Im günstigen Fall, dass der echte Titel bei der Filmsichtung zu Begin in krakeliger Kinderschrift zu sehen ist, passt nämlich alles zusammen, denn es geht um ein kindliches Ferienerlebnis, wie man es aus selbstverfassten Schulaufsätzen kennt. Und passend dazu gibt es auch einen kleinen Fehler im Titel, denn »holiday« bezeichnet einen Feiertag, was der junge Autor (vieles spricht auf den achtjährigen Mickey) jedoch meint, sind die Ferien, also »holidays« – wenn auch vieles dafür spricht, dass man nur ein verlängertes Wochenende in Schottland verbringt.
Lottie (10, gespielt von Emilia Jones), Mickey (8, Bobby Smalldridge) und Jess (5, Harriett Turnbull) sind drei Geschwister aus einer Trennungsehe, und auch, wenn sie nicht von so prominenten Darstellern wie die Eltern (Rosamund Pike & David Tennant) gespielt werden, sind sie klar die Hauptfiguren dieses Films. Fast in jeder Szene involviert, mit der meisten Screentime und den meisten Dialogen.

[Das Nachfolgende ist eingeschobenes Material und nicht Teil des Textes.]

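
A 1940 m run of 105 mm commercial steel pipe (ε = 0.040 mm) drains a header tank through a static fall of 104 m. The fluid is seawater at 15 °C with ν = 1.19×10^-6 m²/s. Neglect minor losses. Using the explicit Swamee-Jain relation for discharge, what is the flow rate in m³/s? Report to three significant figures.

Swamee-Jain (Type II): Q = -0.965·√(gD⁵h_f/L)·ln[ε/(3.7D) + √(3.17ν²L/(gD³h_f))]
√(gD⁵h_f/L) = √(9.81·0.105⁵·104/1940) = 0.002591
ε/(3.7D) = 1.03×10^-4; √(3.17ν²L/(gD³h_f)) = 8.59×10^-5
Q = -0.965·0.002591·ln(1.888×10^-4) = 0.02144 m³/s
Check: V = 2.48 m/s, Re = 2.18×10^5, f = 0.01812, h_f = 105 m ≈ 104 m ✓

Q ≈ 0.0214 m³/s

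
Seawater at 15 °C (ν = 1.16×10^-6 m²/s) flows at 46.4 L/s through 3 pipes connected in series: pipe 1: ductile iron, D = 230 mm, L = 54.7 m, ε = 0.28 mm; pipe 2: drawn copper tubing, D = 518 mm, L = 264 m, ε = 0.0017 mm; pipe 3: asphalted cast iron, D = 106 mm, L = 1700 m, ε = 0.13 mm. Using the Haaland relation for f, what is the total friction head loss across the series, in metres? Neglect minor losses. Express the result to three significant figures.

Pipe 1: V = 1.117 m/s, Re = 2.21×10^5, ε/D = 0.00122, f = 0.02164, h_1 = f(L/D)V²/2g = 0.3272 m
Pipe 2: V = 0.2202 m/s, Re = 9.83×10^4, ε/D = 3.28×10^-6, f = 0.01790, h_2 = f(L/D)V²/2g = 0.02254 m
Pipe 3: V = 5.258 m/s, Re = 4.80×10^5, ε/D = 0.00123, f = 0.02116, h_3 = f(L/D)V²/2g = 478.2 m
Series → Q common, losses add: H = Σh = 478.5 m

H ≈ 479 m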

Aber weil Erwachsene gerne Filme über Erwachsene sehen, stehen die Namen der Kids nicht groß auf dem Plakat, was klarer Etikettenschwindel ist.

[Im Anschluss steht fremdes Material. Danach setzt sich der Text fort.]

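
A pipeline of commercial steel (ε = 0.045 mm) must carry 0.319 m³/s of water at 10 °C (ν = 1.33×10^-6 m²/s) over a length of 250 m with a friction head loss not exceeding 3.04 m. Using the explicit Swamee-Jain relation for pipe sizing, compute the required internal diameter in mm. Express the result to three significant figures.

D ≈ 400 mm

Swamee-Jain (Type III): D = 0.66·[ε^1.25·(LQ²/(gh_f))^4.75 + ν·Q^9.4·(L/(gh_f))^5.2]^0.04
LQ²/(gh_f) = 0.8531; L/(gh_f) = 8.383
Term 1 = ε^1.25·(…)^4.75 = 1.73×10^-6; Term 2 = ν·Q^9.4·(…)^5.2 = 1.82×10^-6
D = 0.66·(1.73×10^-6 + 1.82×10^-6)^0.04 = 0.3996 m = 400 mm
Check: V = 2.54 m/s, Re = 7.64×10^5, f = 0.01400, h_f = 2.89 m ≈ 3.04 m ✓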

Nur weil die Hauptfiguren eines Films Kinder sind, heißt das nämlich längst nicht, dass es sich um einen Kinderfilm handelt. Man denke nur an The Reflecting Skin oder Låt den rätte komma in – großartige Filme, die man aber dennoch nicht gemeinsam mit Drittklässlern anschauen würde. Und What we did on our holiday ist zwar im weitesten Sinne eine Coming-of-Age-Geschichte, die aus Kindersicht erzählt ist und einige pädagogische Einsichten mit sich bringt, aber kindertauglich ist der Film schon deshalb nicht, weil die kleinen Stars hier auf einige Ideen kommen, die jedem Erziehungsberechtigten den kalten Angstschweiß ausbrechen lassen, angefangen mit entwendeten Schlüsseln, drastischen Erpressungsmethoden (Luft anhalten bis zur Ohnmacht) oder einem ausgeliehenen Kraftfahrzeug, und kulminierend in nahezu traumatischen Bildern, denn ein Benzinkanister und eine Packung Streichhölzer sind normalerweise Gegenstände, die man für Kinder unzugänglich lagert.
Aber ich presche zu schnell voraus mit der Handlung. Zunächst einmal sind Lottie, Mickey und Jess ganz normale Kinder, die nur genervt davon sind, dass ihre Eltern Abi und Doug nicht mehr zusammenleben, nun aber von ihren Kindern fordern, dass diese beim Familienausflug zum 75. Geburtstag des Großvaters Gordie (Billy Connolly, dem man meines Erachtens nicht ansieht, dass er tatsächlich schon über 70 ist) die Eheprobleme der Eltern am besten verschweigen sollen. Weil der Opa gesundheitlich angeschlagen ist und Herzprobleme hat. Kinder zum Lügen anzuhalten ist aus pädagogischer Hinsicht natürlich auch nicht unbedingt empfehlenswert.
Doch durch diese Prämisse haben die Kids quasi von Beginn des Films an so etwas wie den Freischein, Erwachsene zu kritisieren, zu hinterfragen und schlichtweg zu nerven. Und das machen die drei wirklich großartig. Die Dialoge des sitcom-erfahrenen Autoren- und Regieteams sind prächtig, und auch wenn die Kids eine Winzigkeit zu altklug herüberkommen (»I’m ten, I'm not insured!«), hat man auch mal das Gefühl, dass einige Sätze aus Kindermund sich dem Improvisationstalent der Dreikäsehochs verdanken. Verglichen mit all dem, was die Kids so zum Film beitragen, sind die Fettnäpfchen, in die die Erwachsenen so trampeln (beispielsweise ein Überwachungsvideo aus einem Supermarkt, das es bis auf Youtube schaffte), kaum der Rede wert. Und zwischenzeitig hat der Film auch eine Phase, in der die Erwachsenen fast komplett ausgespart werden. Und das ist klar die unterhaltsamste, spannendste, witzigste und unvorhersehbarste Stelle des Films.
Und wenn die Erwachsenen mal strahlen, dann meistens auch im Zusammenspiel mit den Kids (sehr schön beispielsweise die Parallelmontage zwischen Damen- und Herrentoilette eines Rastplatzes, wo Mama und Papa ihren Zöglingen Details zum Thema Scheidung beibiegen).
Trotzdem hat der schönste Satz des Films aber dennoch nichts mit den Kindern zu tun, wenn der berühmte Schotte zur David-Tennant-Figur sagt: »You're so English, you're practically French!« Treffender kann man das nicht auf den Punkt bringen!